Art is all about the impulse

The 28-year-old, who worked as a guest lecturer of art history at SSUS until recently, has displayed over 30 works for the exhibition.
Art is all about the impulse

KOCHI: “Art happens to me as I do chores that earn me a living,” says Muhammed Shafi S, artist and postgraduate in art history and aesthetics from the Faculty of Fine Arts, Maharaja Sayajirao University of Baroda. His solo exhibition that is currently underway at Pachamama Art Cafe is both an examination of ordinary human existence and a reflection of personal artistic growth. 

Shafi, who is currently a PhD scholar at Sree Sankaracharya University of Sanskrit (SSUS), Kalady, says he started drawing from a very young age. “For a long time, most of my works were either recreation of movie and cartoon characters or based on abstract shapes. My foray into figurative sketching happened only in early 2014 when I went to Shantiniketan for a couple of weeks along with a few art graduate friends of mine. There, I bought my first sketchbook and studied the human form closely to replicate faces and postures. You can call that my ‘serious’ attempt at drawing,” says Shafi.

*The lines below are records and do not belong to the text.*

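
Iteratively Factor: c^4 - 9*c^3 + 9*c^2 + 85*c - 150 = (c + 3)*(c^3 - 12*c^2 + 45*c - 50) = (c - 2)*(c + 3)*(c^2 - 10*c + 25) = (c - 5)*(c - 2)*(c + 3)*(c - 5)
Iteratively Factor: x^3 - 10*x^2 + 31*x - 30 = (x - 5)*(x^2 - 5*x + 6) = (x - 5)*(x - 3)*(x - 2)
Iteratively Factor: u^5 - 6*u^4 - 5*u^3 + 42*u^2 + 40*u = (u + 2)*(u^4 - 8*u^3 + 11*u^2 + 20*u) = (u - 4)*(u + 2)*(u^3 - 4*u^2 - 5*u) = u*(u - 4)*(u + 2)*(u^2 - 4*u - 5) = u*(u - 5)*(u - 4)*(u + 2)*(u + 1)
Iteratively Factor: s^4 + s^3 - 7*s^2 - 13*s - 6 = (s + 1)*(s^3 - 7*s - 6) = (s + 1)^2*(s^2 - s - 6) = (s + 1)^2*(s + 2)*(s - 3)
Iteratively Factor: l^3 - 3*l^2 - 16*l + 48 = (l + 4)*(l^2 - 7*l + 12) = (l - 3)*(l + 4)*(l - 4)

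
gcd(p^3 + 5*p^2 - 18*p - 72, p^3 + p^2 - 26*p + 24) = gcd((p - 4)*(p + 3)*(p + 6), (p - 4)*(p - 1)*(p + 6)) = p^2 + 2*p - 24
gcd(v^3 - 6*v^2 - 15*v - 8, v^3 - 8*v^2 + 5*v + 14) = v + 1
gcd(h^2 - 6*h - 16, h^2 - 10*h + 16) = h - 8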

The 28-year-old, who worked as a guest lecturer of art history at SSUS until recently, has displayed over 30 works for the exhibition. Primarily rendered in pencil, charcoal, dry pastels and watercolour, each frame traces Shafi’s evolution as an artist over the last six years. “Most of the portraits are of my friends in Baroda, there is also a series of sketches of my wife. Along with these, I have exhibited a few digital negatives and cyanotype prints. Cyanotype is a process of producing creative photo negatives which are cyan-blue,” he adds.

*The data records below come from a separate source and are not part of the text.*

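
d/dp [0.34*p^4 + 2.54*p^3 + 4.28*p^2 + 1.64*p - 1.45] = 1.36*p^3 + 7.62*p^2 + 8.56*p + 1.64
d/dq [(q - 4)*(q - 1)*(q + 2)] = 3*q^2 - 6*q - 6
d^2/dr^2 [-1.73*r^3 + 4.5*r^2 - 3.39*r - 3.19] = 9.0 - 10.38*r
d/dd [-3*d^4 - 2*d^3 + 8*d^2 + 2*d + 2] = -12*d^3 - 6*d^2 + 16*d + 2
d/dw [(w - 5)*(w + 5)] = 2*w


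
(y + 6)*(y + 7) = y^2 + 13*y + 42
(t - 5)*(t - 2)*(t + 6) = t^3 - t^2 - 32*t + 60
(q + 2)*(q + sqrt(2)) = q^2 + sqrt(2)*q + 2*q + 2*sqrt(2)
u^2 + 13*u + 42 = (u + 6)*(u + 7)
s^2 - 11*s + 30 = (s - 6)*(s - 5)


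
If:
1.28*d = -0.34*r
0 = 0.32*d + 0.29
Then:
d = -0.91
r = 3.41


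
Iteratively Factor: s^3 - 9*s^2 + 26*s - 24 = (s - 3)*(s^2 - 6*s + 8) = (s - 3)*(s - 2)*(s - 4)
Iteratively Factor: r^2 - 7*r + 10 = (r - 5)*(r - 2)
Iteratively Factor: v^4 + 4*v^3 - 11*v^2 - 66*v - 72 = (v + 2)*(v^3 + 2*v^2 - 15*v - 36) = (v + 2)*(v + 3)*(v^2 - v - 12) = (v - 4)*(v + 2)*(v + 3)*(v + 3)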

For Shafi, art is both impulsive and mundane at the same time. “Art is inclusive of my existence. The intention to create something is not outside or distant. I am far from a professional ‘art creator’ whose works are a product to be sold,” he adds.

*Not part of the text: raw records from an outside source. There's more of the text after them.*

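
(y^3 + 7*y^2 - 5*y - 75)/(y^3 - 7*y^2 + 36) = (y^2 + 10*y + 25)/(y^2 - 4*y - 12)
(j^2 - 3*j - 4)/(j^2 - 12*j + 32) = (j + 1)/(j - 8)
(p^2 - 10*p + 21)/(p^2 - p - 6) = (p - 7)/(p + 2)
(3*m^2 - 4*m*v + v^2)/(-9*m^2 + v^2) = (-m + v)/(3*m + v)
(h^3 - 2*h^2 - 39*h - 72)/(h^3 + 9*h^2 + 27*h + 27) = (h - 8)/(h + 3)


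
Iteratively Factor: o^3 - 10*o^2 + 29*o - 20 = (o - 4)*(o^2 - 6*o + 5) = (o - 4)*(o - 1)*(o - 5)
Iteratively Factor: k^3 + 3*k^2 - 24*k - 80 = (k - 5)*(k^2 + 8*k + 16) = (k - 5)*(k + 4)*(k + 4)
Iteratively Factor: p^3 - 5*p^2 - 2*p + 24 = (p - 4)*(p^2 - p - 6) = (p - 4)*(p - 3)*(p + 2)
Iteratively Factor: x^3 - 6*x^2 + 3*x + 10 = (x - 2)*(x^2 - 4*x - 5) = (x - 2)*(x + 1)*(x - 5)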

By calling his maiden exhibition ‘Texting while driving’, Shafi is not delivering a preachy sermon on road safety. Rather, the title is a metaphor for Shafi’s process and his journey as an artist. He thinks of using the phone while on the wheel as an ordinary behaviour. While involving a certain degree of awareness, it also requires you to be instinctive. “The phrase came to my mind all of sudden. It was as spontaneous as my decision to draw, so I thought it fit. The exhibit has nothing to do with actual driving. Also, I didn’t want a highbrow intellectual name,” says Shafi. The exhibition concludes on February 12.